Monday, April 18, 2016

UPDATE

Two months ago, I made this statement about an old blog of mine that I cannot delete:

...So even though I wanted to delete it, I couldn't. But it's a common story. There are lots of abandoned blogs floating around. Boo hoo. Yes, boo hoo, indeed, because mine has hurt the person I care about most. When Tyler found that blog, I came to realize why I abandoned it and attempted to ignore it. It's written proof of things I regret doing and feeling. Even though I have tried and tried and tried and tried and tried to delete it, I can't. If I could, I would blow up the whole damn internet to get rid of this thing. But I can't do that either. I lack the technology and know how. But believe you me, I would in a heartbeat.

Yesterday I was presented with a similar opportunity in which I didn't lack the ability or know how. I failed. So I'm a fucking hypocritical asshole.

Here's the short version because I do not want to crowd this blog with my past shit. Once upon a time, I liked this guy. We'll call him Delusion #2. Delusion #2 liked Star Wars. I liked Star Wars. This was something we could bond over. It was important for him to know how much I liked Star Wars. So what did I do? I bought posters for Episodes IV through VI. I hung them on my dorm room walls. This did not matter to Delusion #2.

Years later, when Delusion #2 was physically out of my life, I still continued to hang those posters on my walls because I had come to really love Star Wars. And that dark twisted masochist subconscious part of me wanted a reminder of him. I was only paying attention to my conscious-conscious; I still like Star Wars. I'm not going to let my bullshit with Delusion #2 ruin a trilogy of great movies. Fuck that situation. I'm putting up the posters.

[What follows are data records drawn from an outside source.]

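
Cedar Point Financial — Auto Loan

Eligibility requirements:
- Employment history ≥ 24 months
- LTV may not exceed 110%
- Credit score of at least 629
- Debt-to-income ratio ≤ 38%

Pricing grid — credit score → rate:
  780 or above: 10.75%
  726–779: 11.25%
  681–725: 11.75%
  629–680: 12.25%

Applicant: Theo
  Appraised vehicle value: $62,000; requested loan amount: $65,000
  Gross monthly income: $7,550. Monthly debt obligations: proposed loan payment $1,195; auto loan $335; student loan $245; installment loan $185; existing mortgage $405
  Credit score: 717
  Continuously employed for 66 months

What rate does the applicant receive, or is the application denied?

Credit score 717 ≥ 629 (meets minimum)
Total monthly debts = (1,195 + 335 + 245 + 185 + 405) = 2,365. DTI = 2,365/7,550 = 31.3% ≤ 38%
LTV: 65,000 ÷ 62,000 = 104.8%, within 110% cap
Employment 66 ≥ 24 months
All requirements met. Score 717 falls in the 681–725 tier → 11.75%.

Approved at 11.75%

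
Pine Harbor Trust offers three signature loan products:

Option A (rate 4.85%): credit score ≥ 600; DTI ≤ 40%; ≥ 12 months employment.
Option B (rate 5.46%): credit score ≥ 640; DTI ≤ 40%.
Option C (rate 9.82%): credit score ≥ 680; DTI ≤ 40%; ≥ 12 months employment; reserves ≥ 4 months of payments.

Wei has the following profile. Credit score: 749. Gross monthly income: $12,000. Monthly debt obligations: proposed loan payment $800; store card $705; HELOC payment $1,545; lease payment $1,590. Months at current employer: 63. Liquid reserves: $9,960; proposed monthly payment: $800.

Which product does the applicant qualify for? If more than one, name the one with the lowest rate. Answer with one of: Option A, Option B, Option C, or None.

Option A

Total debts = (800 + 705 + 1,545 + 1,590) = 4,640; DTI = 4,640/12,000 = 38.7%.
Reserves = 9,960/800 = 12.4 months.
Option A: score 749 ≥ 600; DTI 38.7% ≤ 40%; employment 63 ≥ 12 mo → qualifies.
Option B: score 749 ≥ 640; DTI 38.7% ≤ 40% → qualifies.
Option C: score 749 ≥ 680; DTI 38.7% ≤ 40%; employment 63 ≥ 12 mo; reserves 12.4 ≥ 4 mo → qualifies.
Qualifying: Option A, Option B, Option C. Lowest rate is 4.85% → Option A.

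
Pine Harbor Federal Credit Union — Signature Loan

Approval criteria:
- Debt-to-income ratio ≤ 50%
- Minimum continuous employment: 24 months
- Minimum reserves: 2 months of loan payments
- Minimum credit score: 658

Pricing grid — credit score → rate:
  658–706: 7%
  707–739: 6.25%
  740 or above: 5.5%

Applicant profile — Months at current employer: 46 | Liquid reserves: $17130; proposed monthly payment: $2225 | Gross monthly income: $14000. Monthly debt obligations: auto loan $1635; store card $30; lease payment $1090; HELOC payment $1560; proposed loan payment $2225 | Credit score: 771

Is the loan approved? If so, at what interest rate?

Approved at 5.5%

Credit score 771 ≥ 658 (meets minimum)
Total monthly debts = (1,635 + 30 + 1,090 + 1,560 + 2,225) = 6,540. DTI: 6,540 ÷ 14,000 = 46.7%, within the 50% cap
Reserves = 17,130/2,225 = 7.7 months ≥ 2
Employment 46 ≥ 24 months
All requirements met. Score 771 falls in the 740 or above tier → 5.5%.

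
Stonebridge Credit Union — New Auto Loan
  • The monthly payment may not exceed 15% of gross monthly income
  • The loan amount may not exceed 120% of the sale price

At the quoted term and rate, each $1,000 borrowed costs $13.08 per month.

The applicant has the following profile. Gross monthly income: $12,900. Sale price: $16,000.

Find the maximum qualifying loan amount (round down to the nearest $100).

Payment cap: 15% × $12,900 = $1,935/month.
At $13.08 per $1,000, that supports 1,935/13.08 × 1,000 ≈ $147,935 → $147,900.
LTV cap: 120% × $16,000 = $19,200 → $19,200.
Binding constraint: loan-to-value.

$19,200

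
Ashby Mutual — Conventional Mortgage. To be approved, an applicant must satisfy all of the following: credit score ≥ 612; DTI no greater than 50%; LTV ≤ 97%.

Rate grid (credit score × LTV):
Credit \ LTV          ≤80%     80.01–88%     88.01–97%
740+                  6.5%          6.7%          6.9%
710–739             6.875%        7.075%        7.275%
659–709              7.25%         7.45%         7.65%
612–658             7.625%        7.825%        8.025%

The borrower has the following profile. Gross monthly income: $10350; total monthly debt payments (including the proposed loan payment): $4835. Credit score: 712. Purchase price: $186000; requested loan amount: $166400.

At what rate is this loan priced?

Credit score 712 ≥ 612; DTI = 4,835/10,350 = 46.7% ≤ 50%
LTV = 166,400/186,000 = 89.5% ≤ 97%
Row: 712 falls in 710–739. Column: 89.5% falls in 88.01–97%. Rate = 7.275%.

7.275%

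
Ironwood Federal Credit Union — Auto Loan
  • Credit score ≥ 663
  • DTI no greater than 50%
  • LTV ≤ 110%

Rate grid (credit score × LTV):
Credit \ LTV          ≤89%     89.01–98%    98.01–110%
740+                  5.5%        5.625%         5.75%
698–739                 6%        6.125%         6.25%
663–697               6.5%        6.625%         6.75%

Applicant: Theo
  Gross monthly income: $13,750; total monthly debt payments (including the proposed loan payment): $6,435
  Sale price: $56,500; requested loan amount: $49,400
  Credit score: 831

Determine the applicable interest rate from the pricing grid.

Credit score 831 ≥ 663; Debt-to-income = 6,435/13,750 = 46.8% — meets 50% limit
LTV = 49,400/56,500 = 87.4% ≤ 110%
Credit 831 → row 740+; LTV 87.4% → column ≤89%. Grid cell → 5.5%.

5.5%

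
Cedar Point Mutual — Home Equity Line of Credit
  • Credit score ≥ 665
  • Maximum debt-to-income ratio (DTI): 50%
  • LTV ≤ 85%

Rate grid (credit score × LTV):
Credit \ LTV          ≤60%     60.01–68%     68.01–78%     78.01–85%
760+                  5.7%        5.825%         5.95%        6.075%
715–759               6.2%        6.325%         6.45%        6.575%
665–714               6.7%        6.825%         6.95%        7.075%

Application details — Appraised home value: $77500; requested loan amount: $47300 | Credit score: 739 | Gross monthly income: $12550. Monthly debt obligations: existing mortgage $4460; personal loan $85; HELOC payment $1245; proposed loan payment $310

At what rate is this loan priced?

6.325%

Credit score 739 ≥ 665; Total monthly debts = (4,460 + 85 + 1,245 + 310) = 6,100. Debt-to-income = 6,100/12,550 = 48.6% — meets 50% limit
LTV = 47,300/77,500 = 61% ≤ 85%
Row: 739 falls in 715–759. Column: 61% falls in 60.01–68%. Rate = 6.325%.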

Once Tyler learned that there was a connection he was not happy. But I didn't get it. They were just posters for very popular movies. So what? I didn't believe what he was saying; that they were symbols of my past damaging feelings. But I took them down. If it was him or the posters, the choice was obvious. I gave him the posters to do what he wanted with them. I wrote him a letter saying as much. And I said something along the lines of "maybe you'll give them back to me one day." It wasn't so much the posters I cared about, but did that mean I could never watch Star Wars again? I wanted to watch Star Wars again. I wanted him to be okay with that and realize that I could separate past associations with pure entertainment.

Tyler kept the posters. I forgot about the whole thing because that's what I do with a lot of unpleasantness. Then yesterday, I came home to find all three up on the walls. My first reaction was "What the hell?" A bad "What the hell?" I felt a sickening stab of doom. But then that over optimistic, delusional part of me thought: "Hooray! He doesn't care anymore! We can watch Star Wars again! Yay! He finally believes you! He finally understands that they're just movies!"

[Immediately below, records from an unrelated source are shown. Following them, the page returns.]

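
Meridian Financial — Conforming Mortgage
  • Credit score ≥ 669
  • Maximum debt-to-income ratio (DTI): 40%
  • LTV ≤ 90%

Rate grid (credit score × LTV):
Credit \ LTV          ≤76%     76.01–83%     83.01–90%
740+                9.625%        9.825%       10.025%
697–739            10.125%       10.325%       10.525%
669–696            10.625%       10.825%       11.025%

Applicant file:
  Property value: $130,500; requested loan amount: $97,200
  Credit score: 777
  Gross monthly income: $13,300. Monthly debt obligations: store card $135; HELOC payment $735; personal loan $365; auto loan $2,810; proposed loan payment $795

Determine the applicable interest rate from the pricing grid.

9.625%

Credit score 777 ≥ 669; Total monthly debts = (135 + 735 + 365 + 2,810 + 795) = 4,840. DTI: 4,840 ÷ 13,300 = 36.4%, within the 40% cap
LTV = 97,200/130,500 = 74.5% ≤ 90%
Score 777 is in the 740+ band; LTV 74.5% is in the ≤76% band → 9.625%.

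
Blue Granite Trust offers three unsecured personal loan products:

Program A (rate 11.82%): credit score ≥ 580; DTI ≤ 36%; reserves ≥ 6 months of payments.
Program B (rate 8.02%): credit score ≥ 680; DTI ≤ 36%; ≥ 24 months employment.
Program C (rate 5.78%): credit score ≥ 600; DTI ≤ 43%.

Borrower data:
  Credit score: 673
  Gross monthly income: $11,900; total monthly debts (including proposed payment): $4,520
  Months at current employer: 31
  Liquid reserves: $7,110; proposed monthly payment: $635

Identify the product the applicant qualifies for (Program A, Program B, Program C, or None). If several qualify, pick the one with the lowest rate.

DTI = 4,520/11,900 = 38%.
Reserves = 7,110/635 = 11.2 months.
Program A: score 673 ≥ 580; DTI 38% > 36%; reserves 11.2 ≥ 6 mo → does not qualify.
Program B: score 673 < 680; DTI 38% > 36%; employment 31 ≥ 24 mo → does not qualify.
Program C: score 673 ≥ 600; DTI 38% ≤ 43% → qualifies.

Program C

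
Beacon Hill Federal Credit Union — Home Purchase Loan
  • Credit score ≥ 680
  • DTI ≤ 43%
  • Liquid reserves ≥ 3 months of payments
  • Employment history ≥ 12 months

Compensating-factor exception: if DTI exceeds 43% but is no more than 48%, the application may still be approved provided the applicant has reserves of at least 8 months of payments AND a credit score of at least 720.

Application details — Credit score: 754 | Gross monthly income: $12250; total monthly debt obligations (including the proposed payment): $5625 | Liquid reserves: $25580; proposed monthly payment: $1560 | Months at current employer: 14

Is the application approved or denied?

Approved

Credit score 754 ≥ 680 (meets base)
DTI = 5,625/12,250 = 45.9% > 43% — standard DTI limit exceeded.
Reserves = 25,580/1,560 = 16.4 months ≥ 3
Employment 14 ≥ 12 months
45.9% falls in the override range (43%–48%), so the compensating-factor test applies.
Override check — reserves: 16.4 mo (ok); score: 754 (ok).
Both override conditions satisfied; DTI exception granted.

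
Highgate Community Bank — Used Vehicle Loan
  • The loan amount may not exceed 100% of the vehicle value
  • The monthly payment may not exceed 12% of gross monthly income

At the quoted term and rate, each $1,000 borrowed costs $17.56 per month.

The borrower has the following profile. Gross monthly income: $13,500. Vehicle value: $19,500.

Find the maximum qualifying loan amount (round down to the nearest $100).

$19,500

Payment cap: 12% × $13,500 = $1,620/month.
At $17.56 per $1,000, that supports 1,620/17.56 × 1,000 ≈ $92,255 → $92,200.
LTV cap: 100% × $19,500 = $19,500 → $19,500.
Binding constraint: loan-to-value.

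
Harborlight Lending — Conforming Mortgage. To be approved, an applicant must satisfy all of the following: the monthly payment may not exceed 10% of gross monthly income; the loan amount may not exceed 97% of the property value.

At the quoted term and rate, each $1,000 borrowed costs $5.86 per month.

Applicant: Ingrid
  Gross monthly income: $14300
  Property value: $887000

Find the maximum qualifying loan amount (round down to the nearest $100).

$244,000

Payment cap: 10% × $14,300 = $1,430/month.
At $5.86 per $1,000, that supports 1,430/5.86 × 1,000 ≈ $244,027 → $244,000.
LTV cap: 97% × $887,000 = $860,390 → $860,300.
Binding constraint: payment-to-income.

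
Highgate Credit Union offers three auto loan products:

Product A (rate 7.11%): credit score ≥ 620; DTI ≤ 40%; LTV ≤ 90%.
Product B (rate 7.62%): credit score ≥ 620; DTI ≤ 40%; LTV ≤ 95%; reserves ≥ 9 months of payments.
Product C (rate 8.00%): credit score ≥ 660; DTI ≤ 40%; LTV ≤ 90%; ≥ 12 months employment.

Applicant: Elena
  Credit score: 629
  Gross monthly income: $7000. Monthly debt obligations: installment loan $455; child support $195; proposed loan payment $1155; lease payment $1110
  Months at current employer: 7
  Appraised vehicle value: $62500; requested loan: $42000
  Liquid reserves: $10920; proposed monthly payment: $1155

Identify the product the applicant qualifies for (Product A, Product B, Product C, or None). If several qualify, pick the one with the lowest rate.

None

Total debts = (455 + 195 + 1,155 + 1,110) = 2,915; DTI = 2,915/7,000 = 41.6%.
LTV = 42,000/62,500 = 67.2%.
Reserves = 10,920/1,155 = 9.5 months.
Product A: score 629 ≥ 620; DTI 41.6% > 40%; LTV 67.2% ≤ 90% → does not qualify.
Product B: score 629 ≥ 620; DTI 41.6% > 40%; LTV 67.2% ≤ 95%; reserves 9.5 ≥ 9 mo → does not qualify.
Product C: score 629 < 660; DTI 41.6% > 40%; LTV 67.2% ≤ 90%; employment 7 < 12 mo → does not qualify.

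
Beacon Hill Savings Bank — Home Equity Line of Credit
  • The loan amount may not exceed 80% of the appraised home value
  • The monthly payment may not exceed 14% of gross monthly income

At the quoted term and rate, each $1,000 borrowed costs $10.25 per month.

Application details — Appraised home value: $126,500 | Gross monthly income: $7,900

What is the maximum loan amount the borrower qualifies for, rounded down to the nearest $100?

Payment cap: 14% × $7,900 = $1,106/month.
At $10.25 per $1,000, that supports 1,106/10.25 × 1,000 ≈ $107,902 → $107,900.
LTV cap: 80% × $126,500 = $101,200 → $101,200.
Binding constraint: loan-to-value.

$101,200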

Wrong. I should have torn them down immediately. What I have been ignoring this whole time is that they are symbols of my past feelings. Just like my blog is a literal online platform of my past feelings. I can't destroy the blog, but I could have taken down the posters. I just didn't see them as equal. But I should have. It goes without saying that I am thickheaded about all of this. I had an opportunity to "blow up the internet" but I missed it. And made it worse by being actually happy that the posters were up because I thought that might mean I could enjoy Star Wars again.

Wrong, wrong, wrong.

I thought of me, myself, and I yesterday when I should have realized how fucking out of character it was for Tyler to put those posters up and it was an obvious sign to take action. My mind was fogged. It had been a bad day, following a bad night which turns my mind to slurry. When I am under duress, I get selfish. I look for ways to feel happy again. I should have realized the opportunity in front of me, that I could make Tyler happy and heal him a little, but instead I made us both miserable and hurt him.

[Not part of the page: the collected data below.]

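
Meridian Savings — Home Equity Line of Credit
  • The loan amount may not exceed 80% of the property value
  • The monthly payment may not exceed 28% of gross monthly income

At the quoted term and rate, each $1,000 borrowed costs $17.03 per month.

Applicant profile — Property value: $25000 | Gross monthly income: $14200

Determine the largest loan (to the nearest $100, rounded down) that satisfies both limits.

$20,000

Payment cap: 28% × $14,200 = $3,976/month.
At $17.03 per $1,000, that supports 3,976/17.03 × 1,000 ≈ $233,470 → $233,400.
LTV cap: 80% × $25,000 = $20,000 → $20,000.
Binding constraint: loan-to-value.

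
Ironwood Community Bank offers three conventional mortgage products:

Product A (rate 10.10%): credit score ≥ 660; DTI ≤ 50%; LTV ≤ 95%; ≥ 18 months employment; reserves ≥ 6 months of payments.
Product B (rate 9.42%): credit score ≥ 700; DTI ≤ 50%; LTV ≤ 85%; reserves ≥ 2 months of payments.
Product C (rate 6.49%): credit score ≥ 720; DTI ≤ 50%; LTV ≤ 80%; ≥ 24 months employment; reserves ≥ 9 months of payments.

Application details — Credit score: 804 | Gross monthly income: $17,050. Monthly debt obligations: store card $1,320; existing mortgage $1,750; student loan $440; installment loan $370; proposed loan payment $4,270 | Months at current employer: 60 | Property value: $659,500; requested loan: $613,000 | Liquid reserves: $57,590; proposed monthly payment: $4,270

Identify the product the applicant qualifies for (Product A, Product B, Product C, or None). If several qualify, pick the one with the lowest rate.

Total debts = (1,320 + 1,750 + 440 + 370 + 4,270) = 8,150; DTI = 8,150/17,050 = 47.8%.
LTV = 613,000/659,500 = 92.9%.
Reserves = 57,590/4,270 = 13.5 months.
Product A: score 804 ≥ 660; DTI 47.8% ≤ 50%; LTV 92.9% ≤ 95%; employment 60 ≥ 18 mo; reserves 13.5 ≥ 6 mo → qualifies.
Product B: score 804 ≥ 700; DTI 47.8% ≤ 50%; LTV 92.9% > 85%; reserves 13.5 ≥ 2 mo → does not qualify.
Product C: score 804 ≥ 720; DTI 47.8% ≤ 50%; LTV 92.9% > 80%; employment 60 ≥ 24 mo; reserves 13.5 ≥ 9 mo → does not qualify.

Product A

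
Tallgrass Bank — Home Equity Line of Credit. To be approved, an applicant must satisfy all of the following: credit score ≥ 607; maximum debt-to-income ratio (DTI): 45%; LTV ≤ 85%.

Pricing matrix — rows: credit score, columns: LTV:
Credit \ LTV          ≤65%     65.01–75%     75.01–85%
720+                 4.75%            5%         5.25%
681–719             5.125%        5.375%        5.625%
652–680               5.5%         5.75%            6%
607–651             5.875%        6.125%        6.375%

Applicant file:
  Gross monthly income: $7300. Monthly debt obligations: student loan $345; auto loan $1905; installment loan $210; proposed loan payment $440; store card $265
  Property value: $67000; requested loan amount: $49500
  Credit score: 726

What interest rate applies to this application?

Credit score 726 ≥ 607; Total monthly debts = (345 + 1,905 + 210 + 440 + 265) = 3,165. DTI: 3,165 ÷ 7,300 = 43.4%, within the 45% cap
Loan-to-value = 49,500/67,000 = 73.9% — pass (85% max)
Credit 726 → row 720+; LTV 73.9% → column 65.01–75%. Grid cell → 5%.

5%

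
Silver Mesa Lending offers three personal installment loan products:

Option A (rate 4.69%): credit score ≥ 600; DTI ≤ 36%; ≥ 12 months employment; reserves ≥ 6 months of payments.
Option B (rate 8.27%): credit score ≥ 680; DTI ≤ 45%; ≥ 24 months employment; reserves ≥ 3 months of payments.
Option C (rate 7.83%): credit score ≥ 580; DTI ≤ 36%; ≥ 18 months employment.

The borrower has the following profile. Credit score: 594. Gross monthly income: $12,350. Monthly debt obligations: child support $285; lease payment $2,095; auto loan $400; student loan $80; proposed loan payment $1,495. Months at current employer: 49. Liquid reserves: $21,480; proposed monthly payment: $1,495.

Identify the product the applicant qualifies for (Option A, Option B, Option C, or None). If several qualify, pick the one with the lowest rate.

Option C

Total debts = (285 + 2,095 + 400 + 80 + 1,495) = 4,355; DTI = 4,355/12,350 = 35.3%.
Reserves = 21,480/1,495 = 14.4 months.
Option A: score 594 < 600; DTI 35.3% ≤ 36%; employment 49 ≥ 12 mo; reserves 14.4 ≥ 6 mo → does not qualify.
Option B: score 594 < 680; DTI 35.3% ≤ 45%; employment 49 ≥ 24 mo; reserves 14.4 ≥ 3 mo → does not qualify.
Option C: score 594 ≥ 580; DTI 35.3% ≤ 36%; employment 49 ≥ 18 mo → qualifies.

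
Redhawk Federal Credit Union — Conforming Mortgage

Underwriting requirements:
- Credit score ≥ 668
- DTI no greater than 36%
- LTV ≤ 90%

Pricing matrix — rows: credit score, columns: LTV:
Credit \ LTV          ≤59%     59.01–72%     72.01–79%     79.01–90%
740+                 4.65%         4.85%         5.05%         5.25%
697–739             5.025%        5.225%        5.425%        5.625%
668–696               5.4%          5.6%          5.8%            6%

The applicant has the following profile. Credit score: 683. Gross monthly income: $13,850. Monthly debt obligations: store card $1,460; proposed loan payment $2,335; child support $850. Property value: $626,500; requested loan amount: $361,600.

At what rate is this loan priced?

5.4%

Credit score 683 ≥ 668; Total monthly debts = (1,460 + 2,335 + 850) = 4,645. DTI = 4,645/13,850 = 33.5% ≤ 36%
LTV: 361,600 ÷ 626,500 = 57.7%, within 90% cap
Row: 683 falls in 668–696. Column: 57.7% falls in ≤59%. Rate = 5.4%.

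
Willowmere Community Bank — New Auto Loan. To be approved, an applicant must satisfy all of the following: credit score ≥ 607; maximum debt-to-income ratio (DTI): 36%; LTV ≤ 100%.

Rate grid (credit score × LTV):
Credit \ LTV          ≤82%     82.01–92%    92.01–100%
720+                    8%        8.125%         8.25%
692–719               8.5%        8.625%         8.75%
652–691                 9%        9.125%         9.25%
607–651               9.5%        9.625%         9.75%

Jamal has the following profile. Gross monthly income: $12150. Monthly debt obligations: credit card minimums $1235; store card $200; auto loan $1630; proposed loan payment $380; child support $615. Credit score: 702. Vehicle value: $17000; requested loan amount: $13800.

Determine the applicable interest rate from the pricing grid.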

So, like I said. I am hypocritical asshole.

All I can do is try harder the next day and the next and the next until I get it right.

I'm sorry, Tyler.

1 comment:

  1. I have no problem with the Star Wars movies which is why I watched episode IV with you before you made a rule about not watching movies you've seen before and why I then took you to the new Star Wars movie (which was great, btw). I have a problem with those particular posters though and your inability to seperate the Star Wars movies and the meaning of those particular pieces of crap posters. If you want to show that you're a Star Wars fangirl, get some new fucking posters!